Section 34(1) provides for power to place an indicted chairman/member under temporary suspension during pendency of the proceedings, not after conclusion of proceedings. Suspension literally means- the act of debarring for a time from a function or privilege . It means temporary deprivation of one s office or position. The suspended officer does not cease to be public servant; he is only prevented from discharging the duties of his office for the time being. A concluded proceeding logically and indeed is followed by a final order, ie, either order of discharge or any order awarding suitable punishment.

 This was a case for the government either to approve or not to approve the no-confidence motion sent by the inquiry officer through the Deputy Commissioner and, if approved, to remove the chairman by an order published in official gazette. Nothing of the kind was done. The government instead, placed the chairman under temporary suspension which is plainly incompatible with the stage of the proceedings and is grossly perverse.

The impugned order of temporary suspension has left an otherwise decided matter totally undecided. The issue might have been settled once for all by way of approval or no-approval to the no-confidence motion. But things were set to linger years together by an apparently wrong order passed for reasons yet not known.

Mr. Motahar Hossain, learned DAG, submits that the petitioner was removed from his office by vote of no-confidence on specific charges of corruption and the motion was passed by 12/1 votes that means by all the members of his Parishad. Such a chairman, he insisted, should not be re- instated in office on mere technical defect in the order.   Mr. Tufailur Rahman, learned Advocate, appearing for added Respondent No.6, found it difficult to defend the order of temporary suspension in the peculiar facts but adopted the argument of the DAG that it is in the public interest that the petitioner should not be restored to office.

The allegations are grave. But the  gravity of offence cannot justify an order not only defiant of law but also deterrent to progress of democratic practices sought to be established by the legislature. The order of temporary suspensions passed where it is plainly unwarranted by law whereas not explicable upon any proposition of innocence smacks of malice. The order, in the sense, is vitiated by malice in law. It seems to us to be an eminently fit case where interference is called for.

 To sum up:

  1. Sections 34 and 39 of the Local Government (Union Parishad) Act, 2009, provide for two separate but parallel procedures for removal of chairman or member(s) of the Union Parishad. Either of the proceedings may be resorted to for the purpose.
  2. Since Parshad is a democratic institution ordinarily no-confidence proceedings should get preference over ordinary disciplinary proceedings so that democratic values can take roots at all levels of the society.
  1. Although the office of the indicted chairman/member stands vacated with approval given by the government to the no- confidence motion the vacancy should be given formal shape by an order of removal published in official gazette. This will, however, not entitle the chairman/member removed under section 39 to the right of appeal provided under sub-section (7) of section 34.
  2. The chairman/member against whom no-confidence proceedings is initiated as per section 39 cannot be deprived of his/her right to vote on no-confidence motion . 
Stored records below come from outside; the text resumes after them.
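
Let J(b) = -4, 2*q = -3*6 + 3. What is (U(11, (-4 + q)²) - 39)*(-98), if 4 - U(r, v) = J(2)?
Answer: 3038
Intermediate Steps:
q = -15/2 (q = (-3*6 + 3)/2 = (-18 + 3)/2 = (½)*(-15) = -15/2 ≈ -7.5000)
U(r, v) = 8 (U(r, v) = 4 - 1*(-4) = 4 + 4 = 8)
(U(11, (-4 + q)²) - 39)*(-98) = (8 - 39)*(-98) = -31*(-98) = 3038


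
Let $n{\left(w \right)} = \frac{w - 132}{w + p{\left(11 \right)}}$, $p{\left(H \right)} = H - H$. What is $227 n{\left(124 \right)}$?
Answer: $- \frac{454}{31} \approx -14.645$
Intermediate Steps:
$p{\left(H \right)} = 0$
$n{\left(w \right)} = \frac{-132 + w}{w}$ ($n{\left(w \right)} = \frac{w - 132}{w + 0} = \frac{-132 + w}{w}$)
$227 n{\left(124 \right)} = 227 \frac{-132 + 124}{124} = 227 \cdot \frac{1}{124} \left(-8\right) = 227 \left(- \frac{2}{31}\right) = - \frac{454}{31}$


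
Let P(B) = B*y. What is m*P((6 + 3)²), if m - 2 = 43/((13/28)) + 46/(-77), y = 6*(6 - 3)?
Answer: 137215296/1001 ≈ 1.3708e+5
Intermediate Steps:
y = 18 (y = 6*3 = 18)
P(B) = 18*B (P(B) = B*18 = 18*B)
m = 94112/1001 (m = 2 + (43/((13/28)) + 46/(-77)) = 2 + (43/((13*(1/28))) + 46*(-1/77)) = 2 + (43/(13/28) - 46/77) = 2 + (43*(28/13) - 46/77) = 2 + (1204/13 - 46/77) = 2 + 92110/1001 = 94112/1001 ≈ 94.018)
m*P((6 + 3)²) = 94112*(18*(6 + 3)²)/1001 = 94112*(18*9²)/1001 = 94112*(18*81)/1001 = (94112/1001)*1458 = 137215296/1001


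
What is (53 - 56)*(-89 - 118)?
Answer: 621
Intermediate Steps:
(53 - 56)*(-89 - 118) = -3*(-207) = 621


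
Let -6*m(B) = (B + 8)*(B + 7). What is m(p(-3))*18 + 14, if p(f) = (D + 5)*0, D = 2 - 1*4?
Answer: -154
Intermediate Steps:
D = -2 (D = 2 - 4 = -2)
p(f) = 0 (p(f) = (-2 + 5)*0 = 3*0 = 0)
m(B) = -(7 + B)*(8 + B)/6 (m(B) = -(B + 8)*(B + 7)/6 = -(8 + B)*(7 + B)/6 = -(7 + B)*(8 + B)/6)
m(p(-3))*18 + 14 = (-28/3 - 5/2*0 - ⅙*0²)*18 + 14 = (-28/3 + 0 - ⅙*0)*18 + 14 = (-28/3 + 0 + 0)*18 + 14 = -28/3*18 + 14 = -168 + 14 = -154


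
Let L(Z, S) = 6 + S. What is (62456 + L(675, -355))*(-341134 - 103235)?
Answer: -27598425483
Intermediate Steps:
(62456 + L(675, -355))*(-341134 - 103235) = (62456 + (6 - 355))*(-341134 - 103235) = (62456 - 349)*(-444369) = 62107*(-444369) = -27598425483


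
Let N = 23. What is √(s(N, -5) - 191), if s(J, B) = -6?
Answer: I*√197 ≈ 14.036*I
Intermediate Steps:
√(s(N, -5) - 191) = √(-6 - 191) = √(-197) = I*√197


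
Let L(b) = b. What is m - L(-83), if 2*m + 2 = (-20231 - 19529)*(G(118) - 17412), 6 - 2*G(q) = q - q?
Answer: 346091002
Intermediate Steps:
G(q) = 3 (G(q) = 3 - (q - q)/2 = 3 - 1/2*0 = 3 + 0 = 3)
m = 346090919 (m = -1 + ((-20231 - 19529)*(3 - 17412))/2 = -1 + (-39760*(-17409))/2 = -1 + (1/2)*692181840 = -1 + 346090920 = 346090919)
m - L(-83) = 346090919 - 1*(-83) = 346090919 + 83 = 346091002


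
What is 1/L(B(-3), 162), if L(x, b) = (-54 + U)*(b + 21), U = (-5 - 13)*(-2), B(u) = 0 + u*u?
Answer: -1/3294 ≈ -0.00030358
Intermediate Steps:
B(u) = u² (B(u) = 0 + u² = u²)
U = 36 (U = -18*(-2) = 36)
L(x, b) = -378 - 18*b (L(x, b) = (-54 + 36)*(b + 21) = -18*(21 + b) = -378 - 18*b)
1/L(B(-3), 162) = 1/(-378 - 18*162) = 1/(-378 - 2916) = 1/(-3294) = -1/3294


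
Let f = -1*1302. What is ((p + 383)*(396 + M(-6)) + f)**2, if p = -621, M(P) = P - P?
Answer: 9129802500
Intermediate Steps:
M(P) = 0
f = -1302
((p + 383)*(396 + M(-6)) + f)**2 = ((-621 + 383)*(396 + 0) - 1302)**2 = (-238*396 - 1302)**2 = (-94248 - 1302)**2 = (-95550)**2 = 9129802500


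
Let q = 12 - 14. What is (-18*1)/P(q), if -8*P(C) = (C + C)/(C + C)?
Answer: 144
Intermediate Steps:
q = -2
P(C) = -1/8 (P(C) = -(C + C)/(8*(C + C)) = -2*C/(8*(2*C)) = -2*C*1/(2*C)/8 = -1/8*1 = -1/8)
(-18*1)/P(q) = (-18*1)/(-1/8) = -18*(-8) = 144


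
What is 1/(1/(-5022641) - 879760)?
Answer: -5022641/4418718646161 ≈ -1.1367e-6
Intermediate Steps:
1/(1/(-5022641) - 879760) = 1/(-1/5022641 - 879760) = 1/(-4418718646161/5022641) = -5022641/4418718646161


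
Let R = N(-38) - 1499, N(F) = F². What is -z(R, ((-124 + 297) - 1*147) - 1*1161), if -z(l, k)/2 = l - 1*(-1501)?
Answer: 2892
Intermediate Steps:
R = -55 (R = (-38)² - 1499 = 1444 - 1499 = -55)
z(l, k) = -3002 - 2*l (z(l, k) = -2*(l - 1*(-1501)) = -2*(l + 1501) = -2*(1501 + l) = -3002 - 2*l)
-z(R, ((-124 + 297) - 1*147) - 1*1161) = -(-3002 - 2*(-55)) = -(-3002 + 110) = -1*(-2892) = 2892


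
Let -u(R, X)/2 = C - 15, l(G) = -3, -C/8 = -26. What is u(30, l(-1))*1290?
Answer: -497940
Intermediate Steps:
C = 208 (C = -8*(-26) = 208)
u(R, X) = -386 (u(R, X) = -2*(208 - 15) = -2*193 = -386)
u(30, l(-1))*1290 = -386*1290 = -497940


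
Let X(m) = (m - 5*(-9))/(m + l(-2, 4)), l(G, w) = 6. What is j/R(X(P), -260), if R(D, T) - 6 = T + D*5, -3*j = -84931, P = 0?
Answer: -169862/1299 ≈ -130.76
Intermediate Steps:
j = 84931/3 (j = -⅓*(-84931) = 84931/3 ≈ 28310.)
X(m) = (45 + m)/(6 + m) (X(m) = (m - 5*(-9))/(m + 6) = (m + 45)/(6 + m) = (45 + m)/(6 + m))
R(D, T) = 6 + T + 5*D (R(D, T) = 6 + (T + D*5) = 6 + (T + 5*D) = 6 + T + 5*D)
j/R(X(P), -260) = 84931/(3*(6 - 260 + 5*((45 + 0)/(6 + 0)))) = 84931/(3*(6 - 260 + 5*(45/6))) = 84931/(3*(6 - 260 + 5*((⅙)*45))) = 84931/(3*(6 - 260 + 5*(15/2))) = 84931/(3*(6 - 260 + 75/2)) = 84931/(3*(-433/2)) = (84931/3)*(-2/433) = -169862/1299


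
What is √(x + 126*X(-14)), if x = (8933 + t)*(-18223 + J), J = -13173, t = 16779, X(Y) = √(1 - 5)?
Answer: 2*√(-201813488 + 63*I) ≈ 0.0044347 + 28412.0*I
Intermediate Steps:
X(Y) = 2*I (X(Y) = √(-4) = 2*I)
x = -807253952 (x = (8933 + 16779)*(-18223 - 13173) = 25712*(-31396) = -807253952)
√(x + 126*X(-14)) = √(-807253952 + 126*(2*I)) = √(-807253952 + 252*I)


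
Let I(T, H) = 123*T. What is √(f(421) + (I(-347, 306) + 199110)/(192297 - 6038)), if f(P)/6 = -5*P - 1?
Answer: 3*I*√48704913406045/186259 ≈ 112.41*I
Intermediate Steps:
f(P) = -6 - 30*P (f(P) = 6*(-5*P - 1) = 6*(-1 - 5*P) = -6 - 30*P)
√(f(421) + (I(-347, 306) + 199110)/(192297 - 6038)) = √((-6 - 30*421) + (123*(-347) + 199110)/(192297 - 6038)) = √((-6 - 12630) + (-42681 + 199110)/186259) = √(-12636 + 156429*(1/186259)) = √(-12636 + 156429/186259) = √(-2353412295/186259) = 3*I*√48704913406045/186259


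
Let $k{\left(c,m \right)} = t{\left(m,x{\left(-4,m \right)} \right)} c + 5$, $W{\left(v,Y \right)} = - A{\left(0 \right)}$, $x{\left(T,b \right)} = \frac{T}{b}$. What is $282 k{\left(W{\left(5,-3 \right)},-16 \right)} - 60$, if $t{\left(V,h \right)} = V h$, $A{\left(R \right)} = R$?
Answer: $1350$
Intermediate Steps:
$W{\left(v,Y \right)} = 0$ ($W{\left(v,Y \right)} = \left(-1\right) 0 = 0$)
$k{\left(c,m \right)} = 5 - 4 c$ ($k{\left(c,m \right)} = m \left(- \frac{4}{m}\right) c + 5 = - 4 c + 5 = 5 - 4 c$)
$282 k{\left(W{\left(5,-3 \right)},-16 \right)} - 60 = 282 \left(5 - 0\right) - 60 = 282 \left(5 + 0\right) - 60 = 282 \cdot 5 - 60 = 1410 - 60 = 1350$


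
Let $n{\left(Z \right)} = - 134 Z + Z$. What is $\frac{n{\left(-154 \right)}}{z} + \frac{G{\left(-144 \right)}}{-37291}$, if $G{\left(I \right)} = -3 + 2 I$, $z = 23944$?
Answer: $\frac{385380983}{446447852} \approx 0.86322$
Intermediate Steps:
$n{\left(Z \right)} = - 133 Z$
$\frac{n{\left(-154 \right)}}{z} + \frac{G{\left(-144 \right)}}{-37291} = \frac{\left(-133\right) \left(-154\right)}{23944} + \frac{-3 + 2 \left(-144\right)}{-37291} = 20482 \cdot \frac{1}{23944} + \left(-3 - 288\right) \left(- \frac{1}{37291}\right) = \frac{10241}{11972} - - \frac{291}{37291} = \frac{10241}{11972} + \frac{291}{37291} = \frac{385380983}{446447852}$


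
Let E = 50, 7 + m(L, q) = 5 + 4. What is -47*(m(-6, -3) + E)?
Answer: -2444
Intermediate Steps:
m(L, q) = 2 (m(L, q) = -7 + (5 + 4) = -7 + 9 = 2)
-47*(m(-6, -3) + E) = -47*(2 + 50) = -47*52 = -2444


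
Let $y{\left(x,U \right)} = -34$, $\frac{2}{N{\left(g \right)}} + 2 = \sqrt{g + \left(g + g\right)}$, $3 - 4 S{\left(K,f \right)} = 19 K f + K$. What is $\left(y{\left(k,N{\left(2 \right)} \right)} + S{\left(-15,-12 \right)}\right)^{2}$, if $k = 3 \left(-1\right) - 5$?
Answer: $\frac{3129361}{4} \approx 7.8234 \cdot 10^{5}$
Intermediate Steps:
$k = -8$ ($k = -3 - 5 = -8$)
$S{\left(K,f \right)} = \frac{3}{4} - \frac{K}{4} - \frac{19 K f}{4}$ ($S{\left(K,f \right)} = \frac{3}{4} - \frac{19 K f + K}{4} = \frac{3}{4} - \frac{K + 19 K f}{4} = \frac{3}{4} - \left(\frac{K}{4} + \frac{19 K f}{4}\right) = \frac{3}{4} - \frac{K}{4} - \frac{19 K f}{4}$)
$N{\left(g \right)} = \frac{2}{-2 + \sqrt{3} \sqrt{g}}$ ($N{\left(g \right)} = \frac{2}{-2 + \sqrt{g + \left(g + g\right)}} = \frac{2}{-2 + \sqrt{g + 2 g}} = \frac{2}{-2 + \sqrt{3 g}} = \frac{2}{-2 + \sqrt{3} \sqrt{g}}$)
$\left(y{\left(k,N{\left(2 \right)} \right)} + S{\left(-15,-12 \right)}\right)^{2} = \left(-34 - \left(- \frac{9}{2} + 855\right)\right)^{2} = \left(-34 + \left(\frac{3}{4} + \frac{15}{4} - 855\right)\right)^{2} = \left(-34 - \frac{1701}{2}\right)^{2} = \left(- \frac{1769}{2}\right)^{2} = \frac{3129361}{4}$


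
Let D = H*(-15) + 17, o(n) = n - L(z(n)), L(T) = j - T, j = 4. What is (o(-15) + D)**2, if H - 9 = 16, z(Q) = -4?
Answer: 145161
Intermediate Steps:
L(T) = 4 - T
H = 25 (H = 9 + 16 = 25)
o(n) = -8 + n (o(n) = n - (4 - 1*(-4)) = n - (4 + 4) = n - 1*8 = n - 8 = -8 + n)
D = -358 (D = 25*(-15) + 17 = -375 + 17 = -358)
(o(-15) + D)**2 = ((-8 - 15) - 358)**2 = (-23 - 358)**2 = (-381)**2 = 145161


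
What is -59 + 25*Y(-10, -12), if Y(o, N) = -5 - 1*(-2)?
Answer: -134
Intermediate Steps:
Y(o, N) = -3 (Y(o, N) = -5 + 2 = -3)
-59 + 25*Y(-10, -12) = -59 + 25*(-3) = -59 - 75 = -134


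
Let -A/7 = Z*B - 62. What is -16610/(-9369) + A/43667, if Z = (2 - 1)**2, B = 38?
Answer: 726882862/409116123 ≈ 1.7767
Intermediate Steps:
Z = 1 (Z = 1**2 = 1)
A = 168 (A = -7*(1*38 - 62) = -7*(38 - 62) = -7*(-24) = 168)
-16610/(-9369) + A/43667 = -16610/(-9369) + 168/43667 = -16610*(-1/9369) + 168*(1/43667) = 16610/9369 + 168/43667 = 726882862/409116123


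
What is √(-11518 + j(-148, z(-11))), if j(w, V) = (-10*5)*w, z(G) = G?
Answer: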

For what we have stated hereinabove, we find merit in this rule. At the same time, we do not think that relief can be given absolutely in terms of the rule without frustrating the result of otherwise valid proceedings. Fitness of things, therefore, requires that the impugned order of temporary suspension be declared void and the case be sent back to Respondent No.1 with necessary directions to cure the defects.

In the result, the impugned Memo of temporary suspension is declared void and ineffective and the Respondent No.1 is directed to pass appropriate orders as required by section 39(13) of the Local Government (Union Parishad) Act, 2009, on the no-confidence motion received by it and dispose of the matter in accordance with law within thirty days from date of receipt of this judgment. 

This rule is thus disposed of with the aforesaid direction. No order as

to cost.

 Order of stay granted earlier is hereby vacated. Communicate copies of this judgment at once.